Eight Chinese firms have signed memoranda of agreement to start production at the SinoUganda Industrial Park in Mbale district. Two other firms have already started production, its proprietor, Paul Zhang, told a visiting delegation of investors from China on Wednesday.
The investors were led by the country’s former vice-foreign affairs minister, Lu Xinhua. The delegation of 30 investors is on a factfinding tour of Uganda, Kenya and Tanzania, to explore opportunities for investment. Zhang told the delegation during a tour of Tian Tang Mukono Industrial Park in Mbalala, which he also owns, that Uganda has attractive policies for foreign investment, including a 10- year import tax holiday.
Officials at the park, however, say unstable electricity supply affects production, especially in the steel manufacturing section. The $46m facility on the outskirts of Mukono town sits on 75 acres of land and employs 1,500 people, most of them Ugandans. The industrial park consists of three plants producing steel, wood and furniture products, as well as mattresses for both the domestic and export markets.
Zhang said the Sino-Uganda Industrial Park, which was commissioned by President Yoweri Museveni in March, is open for more Chinese firms to set up investments. The two firms that have started operations are Ubon Industrial Co Ltd, which is expected to produce LED lights and Pearlight Technology Ltd, which will produce household appliances, such as cables and detergent powder.
The 619-acre industrial park located in Bukasakya sub-county, targets to attract at least 60 Chinese firms, investments worth $600m (about sh2.2 trillion) and create at least 12,000 jobs for Ugandans. The industrial park is expected to be dominated by industries engaged in agroprocessing, metallurgical building materials, new energy, automobile manufacturing and assembly, as well as household appliances, Zhang explained.
The Mbale park is one of the 22 parks that the country plans to establish by 2020, to boost industrialisation. Lu, the chairperson of the Council for Promoting the South-South Cooperation (CPSSC), lauded Uganda’s investment climate during a business forum in Kampala on Tuesday. CPSSC is an influential organisation set up in 2014, to promote mutual co-operation between China and developing countries in education, culture, politics and technology. Lu said the organisation, with over 100 large state-owned and private enterprises as members, has interests in infrastructure, manufacturing, finance, energy and mining, engineering, healthcare, culture and education.
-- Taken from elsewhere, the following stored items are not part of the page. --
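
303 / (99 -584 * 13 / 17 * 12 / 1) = -0.06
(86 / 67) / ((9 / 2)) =172 / 603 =0.29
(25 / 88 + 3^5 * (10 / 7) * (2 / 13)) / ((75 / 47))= 4041577 / 120120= 33.65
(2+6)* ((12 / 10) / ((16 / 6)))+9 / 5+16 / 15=97 / 15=6.47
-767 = -767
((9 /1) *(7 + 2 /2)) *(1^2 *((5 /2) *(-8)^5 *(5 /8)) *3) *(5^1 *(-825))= 45619200000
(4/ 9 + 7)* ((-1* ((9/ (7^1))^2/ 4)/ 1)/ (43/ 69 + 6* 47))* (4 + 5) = -374463/ 3822196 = -0.10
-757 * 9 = -6813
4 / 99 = 0.04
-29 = -29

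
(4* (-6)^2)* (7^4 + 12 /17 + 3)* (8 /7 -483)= -2836558080 /17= -166856357.65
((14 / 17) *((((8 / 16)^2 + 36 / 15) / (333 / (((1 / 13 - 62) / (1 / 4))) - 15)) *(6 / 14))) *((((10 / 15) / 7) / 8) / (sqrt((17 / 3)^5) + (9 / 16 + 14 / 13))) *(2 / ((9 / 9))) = 132138864 / 345500258802055 - 50748672 *sqrt(51) / 20323544635415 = -0.00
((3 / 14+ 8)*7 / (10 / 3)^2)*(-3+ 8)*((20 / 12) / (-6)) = -115 / 16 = -7.19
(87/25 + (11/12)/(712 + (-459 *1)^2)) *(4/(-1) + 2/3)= -220694567/19025370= -11.60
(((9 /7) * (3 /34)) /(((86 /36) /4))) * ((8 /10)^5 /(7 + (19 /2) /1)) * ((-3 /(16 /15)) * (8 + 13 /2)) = -5412096 /35179375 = -0.15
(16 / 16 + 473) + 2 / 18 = 4267 / 9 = 474.11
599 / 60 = 9.98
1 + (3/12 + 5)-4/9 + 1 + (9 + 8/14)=4127/252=16.38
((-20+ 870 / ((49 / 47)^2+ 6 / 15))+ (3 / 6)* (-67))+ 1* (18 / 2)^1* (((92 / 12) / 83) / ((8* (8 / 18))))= 23198458475 / 43619488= 531.84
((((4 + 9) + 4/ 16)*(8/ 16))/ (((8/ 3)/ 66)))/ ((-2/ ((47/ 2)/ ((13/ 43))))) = -10604187/ 1664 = -6372.71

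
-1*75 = -75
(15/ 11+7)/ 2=46/ 11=4.18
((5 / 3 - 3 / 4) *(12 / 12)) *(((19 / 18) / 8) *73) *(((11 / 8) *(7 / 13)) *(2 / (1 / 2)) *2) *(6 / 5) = 1174789 / 18720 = 62.76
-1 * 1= -1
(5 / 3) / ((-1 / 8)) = -40 / 3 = -13.33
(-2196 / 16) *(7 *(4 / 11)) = -3843 / 11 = -349.36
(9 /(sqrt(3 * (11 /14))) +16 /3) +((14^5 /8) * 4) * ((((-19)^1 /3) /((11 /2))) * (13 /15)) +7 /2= -265676311 /990 +3 * sqrt(462) /11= -268354.05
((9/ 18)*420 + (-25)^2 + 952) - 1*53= 1734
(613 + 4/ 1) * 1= 617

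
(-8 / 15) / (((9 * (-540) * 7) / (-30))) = -4 / 8505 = -0.00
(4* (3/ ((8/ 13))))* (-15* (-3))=1755/ 2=877.50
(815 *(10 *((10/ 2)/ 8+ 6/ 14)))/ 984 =240425/ 27552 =8.73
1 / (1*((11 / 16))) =16 / 11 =1.45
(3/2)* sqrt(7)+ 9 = 3* sqrt(7)/2+ 9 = 12.97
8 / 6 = 4 / 3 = 1.33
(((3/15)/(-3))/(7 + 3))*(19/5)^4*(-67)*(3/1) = 8731507/31250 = 279.41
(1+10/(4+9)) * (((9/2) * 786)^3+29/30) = 30531930856237/390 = 78287002195.48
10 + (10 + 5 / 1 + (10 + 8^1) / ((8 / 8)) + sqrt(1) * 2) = 45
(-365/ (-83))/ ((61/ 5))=1825/ 5063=0.36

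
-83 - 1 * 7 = -90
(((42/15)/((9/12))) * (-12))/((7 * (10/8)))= -128/25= -5.12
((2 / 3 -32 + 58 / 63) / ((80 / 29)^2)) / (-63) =402839 / 6350400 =0.06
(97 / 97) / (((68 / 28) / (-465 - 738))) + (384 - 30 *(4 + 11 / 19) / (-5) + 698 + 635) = 403466 / 323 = 1249.12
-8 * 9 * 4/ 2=-144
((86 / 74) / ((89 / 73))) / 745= 3139 / 2453285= 0.00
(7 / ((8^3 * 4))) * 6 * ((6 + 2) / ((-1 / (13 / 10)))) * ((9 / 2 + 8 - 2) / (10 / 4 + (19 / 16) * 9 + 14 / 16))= -0.16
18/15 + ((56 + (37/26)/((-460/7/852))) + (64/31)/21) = 38.85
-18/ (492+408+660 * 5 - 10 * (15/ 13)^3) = -6591/ 1532275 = -0.00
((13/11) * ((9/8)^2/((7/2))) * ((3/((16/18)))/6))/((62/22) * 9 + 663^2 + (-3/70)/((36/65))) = 28431/51991695424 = 0.00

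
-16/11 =-1.45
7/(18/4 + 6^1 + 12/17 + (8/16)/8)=1904/3065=0.62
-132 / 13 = -10.15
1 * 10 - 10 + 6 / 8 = 3 / 4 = 0.75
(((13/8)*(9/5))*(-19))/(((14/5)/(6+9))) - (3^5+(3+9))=-61905/112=-552.72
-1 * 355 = -355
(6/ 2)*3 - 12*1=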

He served as vice-minister for foreign affairs from 2003 to 2006. He has held several other senior leadership positions in diplomatic service and government. Uganda has witnessed rapid growth in Chinese investment over the past decade, largely driven by good diplomatic ties with the Asian country. Chinese firms have set up investments worth over $1.2b (about sh4.4 trillion) and created more than 45,000 jobs since 2011, according to the Uganda Investment Authority.
For the last six years, China has been one of Uganda’s top two sources of foreign direct investments and second largest trade partner with volumes worth $811m in 2017. Industrial production is one of the eight new areas of co-operation between China and Uganda over the next three years, as agreed during the September Forum on China-Africa Co-operation (FOCAC) in Beijing. Under the arrangement, Chinese companies will be encouraged to increase investment in Africa and build and upgrade economic and trade co-operation zones on the continent.